– Свитер из шерсти мамонта, – хищным вороном выкружил все мои сибирские трофеи Кутх.
Его решительно не интересовали деньги.
– Что-то я ни хрена не понимаю, – помотал башкой корефан. – Кто кого сегодня развел?
Мы ехали готовиться к охоте на уньрки. Уже опустился мрачный сентябрьский вечер. В салоне, освещенном зелеными огнями приборной доски, было удивительно уютно. Мягко подвывал движок на прогазовке, да мерно пощелкивали поворотники, когда Слава шел на обгон.
– Вот, – назидательно молвил я, – налицо столкновение культур! С присущим оному разногласием в системе ценностей.
– Чего?
– Нашему дальневосточному знакомцу настолько понравилась финка, что он готов пойти на убийство ради обладания ею, а человеческая жизнь для него – тьфу и растереть. Тем более что Лепяго и не человек вовсе, а какой-то вурдалак, по его словам.
– Чукчи, они на всю голову ушибленные, в натуре. Правильно про них анекдоты рассказывают.
– Иван Сергеевич, вообще-то, не чукча, а нивх, если я правильно понял.
– Какая, на хрен, разница?
– In re[28] разница есть. Это два разных народа, каждый из которых считает себя настоящими людьми, а всех чужаков неполноценными, близкими к животным.
– Вроде как фашисты?
– Ты тоже чукчей за людей не считаешь, а они не считают за людей нас. Признание – это очень древний культурный феномен. Механизм его крайне сложен и практически не поддается изменениям. Ни у чукчей, ни у фашистов, ни у австралийских аборигенов.
– Фашисты же вообще были гады и беспредельщики!
– Ты, как эсэсовец, тоже педерастов за людей не считаешь и из одной посуды не станешь с пидором есть.
– Ильюха, они же в очко жарятся!
– Видишь, основание для культурного неприятия более чем серьезное.
– По всем понятиям тоже серьезное основание. Воры узнают, не простят.
– С евреями примерно та же картина.
– Ну, ты сравнил! – хмыкнул Слава, потом вдруг замолчал и через некоторое время добавил: – Хотя, в общем, да.

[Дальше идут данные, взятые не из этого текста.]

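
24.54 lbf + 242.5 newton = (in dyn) 3.517e+07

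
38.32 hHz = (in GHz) 3.832e-06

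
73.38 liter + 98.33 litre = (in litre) 171.7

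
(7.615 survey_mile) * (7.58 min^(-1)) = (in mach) 4.547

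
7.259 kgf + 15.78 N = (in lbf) 19.55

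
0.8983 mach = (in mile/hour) 684.2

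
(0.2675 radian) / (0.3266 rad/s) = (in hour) 0.0002275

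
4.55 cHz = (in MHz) 4.55e-08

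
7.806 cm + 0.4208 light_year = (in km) 3.981e+12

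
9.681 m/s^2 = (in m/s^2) 9.681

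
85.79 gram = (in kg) 0.08579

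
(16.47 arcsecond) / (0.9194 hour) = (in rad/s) 2.412e-08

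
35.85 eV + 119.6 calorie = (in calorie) 119.6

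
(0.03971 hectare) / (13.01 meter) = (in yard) 33.38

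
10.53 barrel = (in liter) 1674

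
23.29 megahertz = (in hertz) 2.329e+07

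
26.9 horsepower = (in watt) 2.006e+04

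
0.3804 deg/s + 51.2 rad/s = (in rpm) 489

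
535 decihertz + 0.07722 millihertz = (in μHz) 5.35e+07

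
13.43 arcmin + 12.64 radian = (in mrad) 1.264e+04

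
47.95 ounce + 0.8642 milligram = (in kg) 1.359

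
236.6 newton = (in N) 236.6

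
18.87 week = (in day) 132.1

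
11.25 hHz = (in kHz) 1.125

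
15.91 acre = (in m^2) 6.439e+04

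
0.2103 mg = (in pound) 4.636e-07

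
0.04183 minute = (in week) 4.15e-06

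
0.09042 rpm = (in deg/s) 0.5425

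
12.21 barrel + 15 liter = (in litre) 1956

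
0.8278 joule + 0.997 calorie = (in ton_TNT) 1.195e-09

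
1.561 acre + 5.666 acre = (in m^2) 2.925e+04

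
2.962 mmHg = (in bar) 0.003949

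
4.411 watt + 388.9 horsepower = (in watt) 2.9e+05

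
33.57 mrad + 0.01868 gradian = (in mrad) 33.86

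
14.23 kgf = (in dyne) 1.395e+07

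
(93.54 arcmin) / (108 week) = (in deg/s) 2.387e-08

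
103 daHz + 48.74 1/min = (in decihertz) 1.031e+04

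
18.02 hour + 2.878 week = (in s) 1.805e+06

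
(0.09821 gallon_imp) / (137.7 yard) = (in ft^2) 3.817e-05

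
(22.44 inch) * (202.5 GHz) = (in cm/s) 1.154e+13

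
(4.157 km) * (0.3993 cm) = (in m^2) 16.6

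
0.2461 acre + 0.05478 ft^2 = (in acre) 0.2461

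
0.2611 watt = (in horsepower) 0.0003501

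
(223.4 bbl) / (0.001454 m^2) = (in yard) 2.671e+04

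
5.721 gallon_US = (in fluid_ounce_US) 732.3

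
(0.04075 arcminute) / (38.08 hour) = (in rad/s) 8.647e-11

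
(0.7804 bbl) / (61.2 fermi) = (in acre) 5.01e+08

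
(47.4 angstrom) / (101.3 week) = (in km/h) 2.785e-16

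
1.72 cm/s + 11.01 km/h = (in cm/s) 307.6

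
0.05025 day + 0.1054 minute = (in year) 0.0001379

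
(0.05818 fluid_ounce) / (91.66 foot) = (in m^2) 6.159e-08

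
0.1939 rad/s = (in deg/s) 11.11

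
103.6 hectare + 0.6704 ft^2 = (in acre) 256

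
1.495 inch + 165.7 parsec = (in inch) 2.013e+20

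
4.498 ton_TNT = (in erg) 1.882e+17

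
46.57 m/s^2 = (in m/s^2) 46.57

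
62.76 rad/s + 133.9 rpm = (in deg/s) 4399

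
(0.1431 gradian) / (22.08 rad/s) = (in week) 1.683e-10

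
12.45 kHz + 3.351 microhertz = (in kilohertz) 12.45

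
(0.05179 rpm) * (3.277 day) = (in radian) 1536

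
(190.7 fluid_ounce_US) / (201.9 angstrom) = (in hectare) 27.93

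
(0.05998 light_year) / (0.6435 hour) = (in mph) 5.479e+11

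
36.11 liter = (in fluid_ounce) 1221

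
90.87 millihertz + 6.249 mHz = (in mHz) 97.12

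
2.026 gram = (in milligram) 2026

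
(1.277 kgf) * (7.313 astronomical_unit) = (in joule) 1.37e+13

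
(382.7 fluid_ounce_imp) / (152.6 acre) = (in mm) 1.761e-05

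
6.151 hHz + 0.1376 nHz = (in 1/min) 3.691e+04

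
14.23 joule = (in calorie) 3.401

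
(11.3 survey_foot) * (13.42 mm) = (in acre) 1.142e-05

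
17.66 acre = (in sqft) 7.693e+05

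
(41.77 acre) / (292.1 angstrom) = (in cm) 5.787e+14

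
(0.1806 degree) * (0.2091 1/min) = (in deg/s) 0.0006294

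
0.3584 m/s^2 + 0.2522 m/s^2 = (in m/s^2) 0.6106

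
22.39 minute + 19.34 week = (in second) 1.17e+07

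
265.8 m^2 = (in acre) 0.06568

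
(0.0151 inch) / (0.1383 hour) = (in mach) 2.262e-09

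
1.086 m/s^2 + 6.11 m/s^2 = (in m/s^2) 7.196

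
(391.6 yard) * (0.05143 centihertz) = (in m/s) 0.1842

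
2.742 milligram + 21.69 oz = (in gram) 614.9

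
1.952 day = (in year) 0.005348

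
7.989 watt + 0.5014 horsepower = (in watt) 381.9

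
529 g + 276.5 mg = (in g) 529.3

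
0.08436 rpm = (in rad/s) 0.008834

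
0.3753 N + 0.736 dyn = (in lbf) 0.08437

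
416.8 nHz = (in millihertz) 0.0004168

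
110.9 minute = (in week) 0.011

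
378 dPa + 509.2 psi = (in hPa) 3.511e+04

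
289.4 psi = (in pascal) 1.995e+06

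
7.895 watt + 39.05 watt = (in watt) 46.94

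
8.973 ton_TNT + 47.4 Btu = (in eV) 2.343e+29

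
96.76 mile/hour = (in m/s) 43.26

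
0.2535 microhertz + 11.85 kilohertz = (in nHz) 1.185e+13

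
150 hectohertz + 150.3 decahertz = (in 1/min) 9.902e+05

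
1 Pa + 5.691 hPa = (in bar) 0.005701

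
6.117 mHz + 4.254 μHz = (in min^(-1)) 0.3673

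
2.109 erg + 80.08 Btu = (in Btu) 80.08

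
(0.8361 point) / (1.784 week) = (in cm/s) 2.734e-08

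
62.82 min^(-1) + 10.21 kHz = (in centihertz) 1.021e+06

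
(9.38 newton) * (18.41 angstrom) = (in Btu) 1.637e-11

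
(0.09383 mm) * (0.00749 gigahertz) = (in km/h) 2530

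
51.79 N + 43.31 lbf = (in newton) 244.4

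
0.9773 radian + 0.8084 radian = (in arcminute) 6139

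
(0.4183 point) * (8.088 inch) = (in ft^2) 0.0003263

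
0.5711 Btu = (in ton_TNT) 1.44e-07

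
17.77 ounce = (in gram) 503.8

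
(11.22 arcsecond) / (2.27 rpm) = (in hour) 6.356e-08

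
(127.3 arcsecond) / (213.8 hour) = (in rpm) 7.657e-09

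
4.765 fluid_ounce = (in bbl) 0.0008863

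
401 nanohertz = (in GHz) 4.01e-16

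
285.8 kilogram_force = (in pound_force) 630.1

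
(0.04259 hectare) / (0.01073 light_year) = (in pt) 1.189e-08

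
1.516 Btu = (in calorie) 382.3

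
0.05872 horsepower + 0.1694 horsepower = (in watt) 170.1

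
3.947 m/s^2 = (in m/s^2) 3.947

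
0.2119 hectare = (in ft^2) 2.281e+04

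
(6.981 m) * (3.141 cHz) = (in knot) 0.4262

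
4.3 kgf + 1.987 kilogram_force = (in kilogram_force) 6.287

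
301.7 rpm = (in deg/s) 1810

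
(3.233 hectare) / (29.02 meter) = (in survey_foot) 3655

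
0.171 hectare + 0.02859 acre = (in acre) 0.4511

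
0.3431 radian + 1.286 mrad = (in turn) 0.05481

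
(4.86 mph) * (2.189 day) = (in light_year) 4.343e-11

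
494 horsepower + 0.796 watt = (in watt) 3.684e+05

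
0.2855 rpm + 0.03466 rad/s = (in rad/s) 0.06456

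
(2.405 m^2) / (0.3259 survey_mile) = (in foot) 0.01504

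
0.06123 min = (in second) 3.674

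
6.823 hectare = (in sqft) 7.344e+05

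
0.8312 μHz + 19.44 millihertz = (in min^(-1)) 1.166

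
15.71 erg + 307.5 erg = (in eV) 2.017e+14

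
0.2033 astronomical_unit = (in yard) 3.326e+10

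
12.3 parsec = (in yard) 4.151e+17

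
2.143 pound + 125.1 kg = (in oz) 4447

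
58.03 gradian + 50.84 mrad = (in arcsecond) 1.985e+05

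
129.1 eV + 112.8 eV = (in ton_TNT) 9.263e-27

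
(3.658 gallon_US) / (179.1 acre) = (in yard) 2.089e-08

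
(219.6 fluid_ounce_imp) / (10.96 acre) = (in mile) 8.741e-11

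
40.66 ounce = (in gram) 1153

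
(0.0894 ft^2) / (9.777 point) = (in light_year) 2.545e-16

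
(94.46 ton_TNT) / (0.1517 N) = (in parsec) 8.443e-05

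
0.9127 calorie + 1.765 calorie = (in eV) 6.993e+19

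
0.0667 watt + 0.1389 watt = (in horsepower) 0.0002757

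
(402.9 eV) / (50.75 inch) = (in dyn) 5.008e-12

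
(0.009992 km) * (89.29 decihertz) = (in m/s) 89.22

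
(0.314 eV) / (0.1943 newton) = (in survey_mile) 1.609e-22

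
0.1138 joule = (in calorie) 0.0272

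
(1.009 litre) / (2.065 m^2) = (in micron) 488.6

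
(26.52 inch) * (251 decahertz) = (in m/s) 1691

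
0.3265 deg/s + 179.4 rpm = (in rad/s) 18.79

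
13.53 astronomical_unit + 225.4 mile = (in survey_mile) 1.258e+09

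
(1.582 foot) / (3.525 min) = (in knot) 0.004432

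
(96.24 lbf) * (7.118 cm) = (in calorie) 7.283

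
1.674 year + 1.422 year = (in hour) 2.712e+04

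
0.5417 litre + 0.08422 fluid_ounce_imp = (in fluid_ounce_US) 18.4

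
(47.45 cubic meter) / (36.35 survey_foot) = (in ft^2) 46.1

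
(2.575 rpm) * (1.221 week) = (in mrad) 1.991e+08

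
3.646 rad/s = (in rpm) 34.82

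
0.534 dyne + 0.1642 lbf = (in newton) 0.7304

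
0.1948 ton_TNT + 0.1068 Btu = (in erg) 8.15e+15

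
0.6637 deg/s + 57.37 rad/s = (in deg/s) 3288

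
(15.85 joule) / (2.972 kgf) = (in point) 1542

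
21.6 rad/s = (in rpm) 206.3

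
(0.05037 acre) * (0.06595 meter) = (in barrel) 84.56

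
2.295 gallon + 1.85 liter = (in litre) 10.54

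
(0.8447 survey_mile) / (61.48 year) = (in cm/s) 7.012e-05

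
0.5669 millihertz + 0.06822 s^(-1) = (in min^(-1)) 4.127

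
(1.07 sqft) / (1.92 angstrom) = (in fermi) 5.177e+23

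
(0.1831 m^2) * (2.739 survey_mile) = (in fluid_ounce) 2.729e+07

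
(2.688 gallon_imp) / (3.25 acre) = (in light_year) 9.821e-23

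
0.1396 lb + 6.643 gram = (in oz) 2.468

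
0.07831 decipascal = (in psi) 1.136e-06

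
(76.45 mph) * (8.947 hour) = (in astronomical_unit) 7.358e-06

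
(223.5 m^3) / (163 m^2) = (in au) 9.166e-12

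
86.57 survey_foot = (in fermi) 2.639e+16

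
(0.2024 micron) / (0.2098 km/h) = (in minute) 5.788e-08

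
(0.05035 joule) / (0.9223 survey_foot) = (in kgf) 0.01826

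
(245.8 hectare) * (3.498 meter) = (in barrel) 5.408e+07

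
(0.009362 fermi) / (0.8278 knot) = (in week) 3.635e-23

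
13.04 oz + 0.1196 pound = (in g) 423.9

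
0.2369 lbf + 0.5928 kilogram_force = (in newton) 6.867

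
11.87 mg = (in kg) 1.187e-05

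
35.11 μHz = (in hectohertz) 3.511e-07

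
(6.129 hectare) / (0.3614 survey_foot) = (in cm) 5.564e+07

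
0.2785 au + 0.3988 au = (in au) 0.6773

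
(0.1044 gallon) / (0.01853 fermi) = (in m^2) 2.133e+13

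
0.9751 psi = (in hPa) 67.23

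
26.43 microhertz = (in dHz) 0.0002643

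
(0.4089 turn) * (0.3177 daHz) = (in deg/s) 467.7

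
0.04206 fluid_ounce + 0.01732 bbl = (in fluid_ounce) 93.15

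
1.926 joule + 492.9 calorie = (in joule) 2064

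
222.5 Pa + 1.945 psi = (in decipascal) 1.363e+05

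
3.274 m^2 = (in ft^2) 35.24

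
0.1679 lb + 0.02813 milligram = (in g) 76.16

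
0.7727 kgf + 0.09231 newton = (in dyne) 7.67e+05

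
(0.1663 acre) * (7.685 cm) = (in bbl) 325.3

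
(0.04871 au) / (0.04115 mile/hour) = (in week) 6.55e+05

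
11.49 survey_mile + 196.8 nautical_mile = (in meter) 3.83e+05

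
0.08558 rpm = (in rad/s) 0.008962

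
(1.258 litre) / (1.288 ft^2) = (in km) 1.051e-05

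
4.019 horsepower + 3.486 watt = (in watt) 3000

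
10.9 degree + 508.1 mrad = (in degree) 40.01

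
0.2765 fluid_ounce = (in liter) 0.008177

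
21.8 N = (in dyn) 2.18e+06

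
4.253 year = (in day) 1552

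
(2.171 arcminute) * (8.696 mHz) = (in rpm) 5.244e-05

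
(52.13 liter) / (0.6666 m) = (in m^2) 0.0782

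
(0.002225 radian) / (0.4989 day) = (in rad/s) 5.162e-08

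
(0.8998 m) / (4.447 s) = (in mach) 0.0005942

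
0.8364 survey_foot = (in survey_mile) 0.0001584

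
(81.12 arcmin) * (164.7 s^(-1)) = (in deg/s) 222.7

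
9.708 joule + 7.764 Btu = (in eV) 5.119e+22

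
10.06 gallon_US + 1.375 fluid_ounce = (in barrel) 0.2398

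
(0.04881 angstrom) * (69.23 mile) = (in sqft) 5.854e-06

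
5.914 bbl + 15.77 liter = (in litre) 956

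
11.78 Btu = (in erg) 1.243e+11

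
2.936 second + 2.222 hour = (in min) 133.4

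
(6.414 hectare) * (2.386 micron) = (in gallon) 40.43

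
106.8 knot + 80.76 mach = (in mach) 80.92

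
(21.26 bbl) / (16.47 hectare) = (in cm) 0.002052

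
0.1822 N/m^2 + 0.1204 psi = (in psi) 0.1204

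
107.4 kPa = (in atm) 1.06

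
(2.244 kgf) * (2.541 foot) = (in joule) 17.04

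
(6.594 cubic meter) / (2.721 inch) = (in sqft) 1027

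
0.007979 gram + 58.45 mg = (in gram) 0.06643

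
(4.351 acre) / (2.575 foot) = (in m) 2.243e+04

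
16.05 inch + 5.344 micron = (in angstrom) 4.077e+09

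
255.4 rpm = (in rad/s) 26.75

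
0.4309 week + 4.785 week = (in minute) 5.258e+04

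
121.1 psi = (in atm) 8.24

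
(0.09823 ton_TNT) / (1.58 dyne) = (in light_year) 0.00275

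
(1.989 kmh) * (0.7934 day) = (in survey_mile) 23.53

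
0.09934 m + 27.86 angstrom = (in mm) 99.34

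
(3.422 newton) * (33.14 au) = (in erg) 1.697e+20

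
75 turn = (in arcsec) 9.72e+07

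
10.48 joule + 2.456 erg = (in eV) 6.541e+19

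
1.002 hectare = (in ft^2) 1.079e+05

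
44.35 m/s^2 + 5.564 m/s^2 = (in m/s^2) 49.91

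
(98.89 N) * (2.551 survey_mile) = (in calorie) 9.703e+04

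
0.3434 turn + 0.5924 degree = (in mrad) 2168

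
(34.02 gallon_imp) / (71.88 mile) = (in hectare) 1.337e-10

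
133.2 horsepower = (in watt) 9.933e+04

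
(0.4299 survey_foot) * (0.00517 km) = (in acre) 0.0001674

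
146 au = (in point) 6.191e+16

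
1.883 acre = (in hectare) 0.762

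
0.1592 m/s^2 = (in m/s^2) 0.1592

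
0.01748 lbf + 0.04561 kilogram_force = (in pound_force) 0.118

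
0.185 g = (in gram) 0.185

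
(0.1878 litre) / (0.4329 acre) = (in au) 7.166e-19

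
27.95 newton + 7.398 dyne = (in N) 27.95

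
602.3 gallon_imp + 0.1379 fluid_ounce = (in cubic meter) 2.738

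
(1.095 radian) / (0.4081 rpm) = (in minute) 0.427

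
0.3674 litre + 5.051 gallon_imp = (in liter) 23.33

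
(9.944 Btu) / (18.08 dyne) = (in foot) 1.904e+08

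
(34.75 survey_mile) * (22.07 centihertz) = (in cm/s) 1.234e+06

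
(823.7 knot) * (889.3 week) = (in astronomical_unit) 1.523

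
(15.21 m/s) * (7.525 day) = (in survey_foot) 3.244e+07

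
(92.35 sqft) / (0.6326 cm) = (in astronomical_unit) 9.066e-09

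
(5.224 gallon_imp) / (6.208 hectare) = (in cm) 3.826e-05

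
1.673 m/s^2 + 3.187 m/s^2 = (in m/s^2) 4.86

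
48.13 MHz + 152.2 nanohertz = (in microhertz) 4.813e+13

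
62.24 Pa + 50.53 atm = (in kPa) 5120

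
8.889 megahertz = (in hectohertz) 8.889e+04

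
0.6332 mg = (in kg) 6.332e-07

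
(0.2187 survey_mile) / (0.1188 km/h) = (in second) 1.067e+04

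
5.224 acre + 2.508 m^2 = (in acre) 5.225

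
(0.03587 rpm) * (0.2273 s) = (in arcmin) 2.935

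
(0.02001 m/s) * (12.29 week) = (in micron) 1.487e+11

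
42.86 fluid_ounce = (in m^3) 0.001268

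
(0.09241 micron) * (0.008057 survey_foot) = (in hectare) 2.269e-14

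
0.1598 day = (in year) 0.0004378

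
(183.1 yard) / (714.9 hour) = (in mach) 1.911e-07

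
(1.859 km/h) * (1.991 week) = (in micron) 6.218e+11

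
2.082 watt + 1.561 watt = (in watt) 3.643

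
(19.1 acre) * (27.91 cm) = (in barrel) 1.357e+05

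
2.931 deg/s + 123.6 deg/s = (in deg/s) 126.5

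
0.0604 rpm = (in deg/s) 0.3624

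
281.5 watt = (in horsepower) 0.3775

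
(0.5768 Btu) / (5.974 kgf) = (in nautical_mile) 0.005609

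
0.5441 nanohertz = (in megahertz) 5.441e-16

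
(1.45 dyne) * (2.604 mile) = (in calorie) 0.01452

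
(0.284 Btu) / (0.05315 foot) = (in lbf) 4158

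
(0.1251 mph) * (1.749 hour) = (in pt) 9.981e+05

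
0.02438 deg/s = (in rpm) 0.004063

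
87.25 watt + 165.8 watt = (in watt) 253.1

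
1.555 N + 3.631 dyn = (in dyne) 1.555e+05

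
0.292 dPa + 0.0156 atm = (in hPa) 15.81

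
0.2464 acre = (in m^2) 997.1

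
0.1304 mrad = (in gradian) 0.008302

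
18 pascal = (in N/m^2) 18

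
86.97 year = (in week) 4535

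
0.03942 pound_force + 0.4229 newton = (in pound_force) 0.1345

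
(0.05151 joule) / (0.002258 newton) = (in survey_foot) 74.84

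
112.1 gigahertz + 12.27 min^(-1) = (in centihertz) 1.121e+13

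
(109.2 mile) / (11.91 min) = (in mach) 0.7223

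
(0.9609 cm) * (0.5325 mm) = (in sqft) 5.508e-05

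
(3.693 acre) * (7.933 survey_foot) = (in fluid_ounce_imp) 1.272e+09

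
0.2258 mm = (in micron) 225.8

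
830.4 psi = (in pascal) 5.725e+06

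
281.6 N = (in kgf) 28.72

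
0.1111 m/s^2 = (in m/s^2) 0.1111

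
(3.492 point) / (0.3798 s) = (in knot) 0.006305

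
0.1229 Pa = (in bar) 1.229e-06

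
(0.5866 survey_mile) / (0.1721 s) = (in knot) 1.066e+04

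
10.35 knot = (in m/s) 5.325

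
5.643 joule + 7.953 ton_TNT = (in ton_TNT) 7.953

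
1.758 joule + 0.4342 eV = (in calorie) 0.4202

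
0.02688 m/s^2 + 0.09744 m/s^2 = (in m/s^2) 0.1243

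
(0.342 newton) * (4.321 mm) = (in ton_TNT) 3.532e-13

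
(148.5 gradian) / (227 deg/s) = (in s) 0.5888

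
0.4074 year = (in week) 21.24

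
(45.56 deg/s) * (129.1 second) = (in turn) 16.34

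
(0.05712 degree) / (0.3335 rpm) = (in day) 3.304e-07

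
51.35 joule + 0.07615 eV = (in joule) 51.35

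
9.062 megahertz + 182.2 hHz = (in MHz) 9.08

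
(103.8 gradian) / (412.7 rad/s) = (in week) 6.532e-09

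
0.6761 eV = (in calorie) 2.589e-20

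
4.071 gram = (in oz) 0.1436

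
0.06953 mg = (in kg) 6.953e-08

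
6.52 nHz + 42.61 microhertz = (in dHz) 0.0004262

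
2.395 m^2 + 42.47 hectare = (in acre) 104.9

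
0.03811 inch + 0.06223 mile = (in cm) 1.002e+04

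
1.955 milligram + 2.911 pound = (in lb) 2.911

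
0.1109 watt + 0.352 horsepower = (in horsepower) 0.3521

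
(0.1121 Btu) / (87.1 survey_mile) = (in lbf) 0.0001897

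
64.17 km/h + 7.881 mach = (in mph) 6043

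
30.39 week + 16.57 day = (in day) 229.3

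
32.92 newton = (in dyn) 3.292e+06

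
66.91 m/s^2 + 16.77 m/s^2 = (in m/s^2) 83.68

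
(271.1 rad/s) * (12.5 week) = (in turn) 3.262e+08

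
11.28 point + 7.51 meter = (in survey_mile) 0.004669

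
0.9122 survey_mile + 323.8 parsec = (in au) 6.679e+07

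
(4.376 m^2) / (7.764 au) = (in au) 2.518e-23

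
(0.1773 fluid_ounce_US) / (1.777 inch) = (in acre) 2.871e-08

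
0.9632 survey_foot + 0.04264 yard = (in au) 2.223e-12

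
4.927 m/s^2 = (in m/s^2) 4.927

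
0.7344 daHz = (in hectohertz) 0.07344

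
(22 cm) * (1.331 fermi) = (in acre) 7.236e-20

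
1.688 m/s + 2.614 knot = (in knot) 5.895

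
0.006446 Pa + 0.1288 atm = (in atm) 0.1288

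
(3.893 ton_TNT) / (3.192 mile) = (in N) 3.171e+06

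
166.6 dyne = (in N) 0.001666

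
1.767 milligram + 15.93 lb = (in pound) 15.93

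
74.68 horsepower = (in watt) 5.569e+04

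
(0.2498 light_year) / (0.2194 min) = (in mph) 4.016e+14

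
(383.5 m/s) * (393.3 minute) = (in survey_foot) 2.969e+07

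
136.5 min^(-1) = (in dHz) 22.75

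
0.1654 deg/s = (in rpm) 0.02757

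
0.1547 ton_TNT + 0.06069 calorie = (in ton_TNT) 0.1547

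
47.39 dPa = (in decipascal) 47.39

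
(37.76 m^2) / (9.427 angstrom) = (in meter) 4.006e+10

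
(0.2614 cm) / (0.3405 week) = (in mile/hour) 2.839e-08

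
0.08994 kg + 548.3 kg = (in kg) 548.4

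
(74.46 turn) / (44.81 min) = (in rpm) 1.662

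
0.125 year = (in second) 3.942e+06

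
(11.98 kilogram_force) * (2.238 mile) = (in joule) 4.231e+05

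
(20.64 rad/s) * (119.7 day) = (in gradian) 1.359e+10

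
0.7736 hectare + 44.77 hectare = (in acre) 112.5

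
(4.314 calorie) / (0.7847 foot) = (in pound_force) 16.97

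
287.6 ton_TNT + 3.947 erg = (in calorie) 2.876e+11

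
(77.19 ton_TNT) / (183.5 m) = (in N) 1.76e+09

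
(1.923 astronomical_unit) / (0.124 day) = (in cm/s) 2.685e+09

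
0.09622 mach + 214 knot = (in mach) 0.4195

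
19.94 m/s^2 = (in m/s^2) 19.94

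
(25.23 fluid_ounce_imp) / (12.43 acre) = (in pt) 4.04e-05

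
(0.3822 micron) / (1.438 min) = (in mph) 9.909e-09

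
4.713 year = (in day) 1720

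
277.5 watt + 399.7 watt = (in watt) 677.2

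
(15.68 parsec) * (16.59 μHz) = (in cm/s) 8.027e+14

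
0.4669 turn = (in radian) 2.934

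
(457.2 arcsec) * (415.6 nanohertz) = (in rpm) 8.797e-09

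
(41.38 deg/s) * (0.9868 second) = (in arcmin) 2450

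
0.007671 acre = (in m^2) 31.04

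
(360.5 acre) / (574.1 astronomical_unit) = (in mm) 1.699e-05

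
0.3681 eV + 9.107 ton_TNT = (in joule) 3.81e+10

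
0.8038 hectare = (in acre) 1.986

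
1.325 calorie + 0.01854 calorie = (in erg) 5.621e+07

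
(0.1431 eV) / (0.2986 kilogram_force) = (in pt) 2.219e-17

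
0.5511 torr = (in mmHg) 0.5511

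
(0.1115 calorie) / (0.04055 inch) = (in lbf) 101.8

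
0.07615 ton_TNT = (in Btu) 3.02e+05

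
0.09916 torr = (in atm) 0.0001305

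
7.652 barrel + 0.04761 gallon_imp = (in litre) 1217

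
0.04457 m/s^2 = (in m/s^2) 0.04457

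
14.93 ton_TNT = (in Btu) 5.921e+07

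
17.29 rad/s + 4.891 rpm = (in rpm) 170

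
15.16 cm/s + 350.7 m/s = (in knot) 682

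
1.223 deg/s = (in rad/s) 0.02135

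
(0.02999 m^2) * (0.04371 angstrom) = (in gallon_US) 3.463e-11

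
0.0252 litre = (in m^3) 2.52e-05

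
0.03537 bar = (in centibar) 3.537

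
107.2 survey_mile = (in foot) 5.66e+05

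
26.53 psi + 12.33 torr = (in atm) 1.821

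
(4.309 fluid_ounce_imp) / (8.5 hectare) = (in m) 1.44e-09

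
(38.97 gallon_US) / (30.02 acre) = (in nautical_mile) 6.557e-10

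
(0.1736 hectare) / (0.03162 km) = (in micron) 5.49e+07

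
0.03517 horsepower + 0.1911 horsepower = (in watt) 168.7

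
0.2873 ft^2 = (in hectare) 2.669e-06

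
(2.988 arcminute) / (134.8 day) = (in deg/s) 4.276e-09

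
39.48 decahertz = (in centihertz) 3.948e+04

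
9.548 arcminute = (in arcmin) 9.548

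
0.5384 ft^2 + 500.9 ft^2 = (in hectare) 0.004659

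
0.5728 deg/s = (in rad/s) 0.009997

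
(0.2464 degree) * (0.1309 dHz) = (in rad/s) 5.629e-05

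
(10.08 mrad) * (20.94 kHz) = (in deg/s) 1.209e+04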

– Культурная пропасть, созданная евреями, чтобы не ассимилироваться с народами, среди которых они жили, со временем вышла им боком. Научить людей терпимости очень сложно. В цивилизованных странах пробуют, но без особого успеха. Чужаков везде не принимают. Даже деревенские не понимают городских.
– Блин! Это сколько же нам открытий чудных готовит просвещенья дух! Ешкин ты кот! – Корефан резко крутнул рулем, чтобы не врезаться в «хонду» с белокурой барышней, решившей вдруг сманеврировать. – Хорошо, что здравый рассудок не все потеряли.
– Вот-вот, Слава, неприятие всего инородного очень сильный фактор. Скорее лев возляжет рядом с ягненком, чем за одним столом воссядут иудей, фашист и гомик.
– Да ладно! В новостях только их и видишь. Сидят рядышком и за мировую интеграцию трут.
– Гм… Ну, есть изменения, – пробормотал я. – Хотя это только политики, что с них взять?
Слава подвез меня к парадному. Ему очень хотелось посмотреть на Лепяго. Мы вылезли и стали оглядываться. Нелепой фигуры с капюшоном не приметили, зато позади зажглись фары, высветив нас, как зайчишку на дороге. Машина катила, горя желтым взглядом из-под насупленной морды.
«Волга»! – определил я и заметил передний номер Е 676 ТТ.
– Слава, фашисты!
Мы нырнули в тачку.
– Они за деньгами приехали!
– Понял. – Корефан со второй передачи рванул по двору, теплый движок позволял такие выкрутасы. – Неохота через край борщить, а чувствую, борщануть придется.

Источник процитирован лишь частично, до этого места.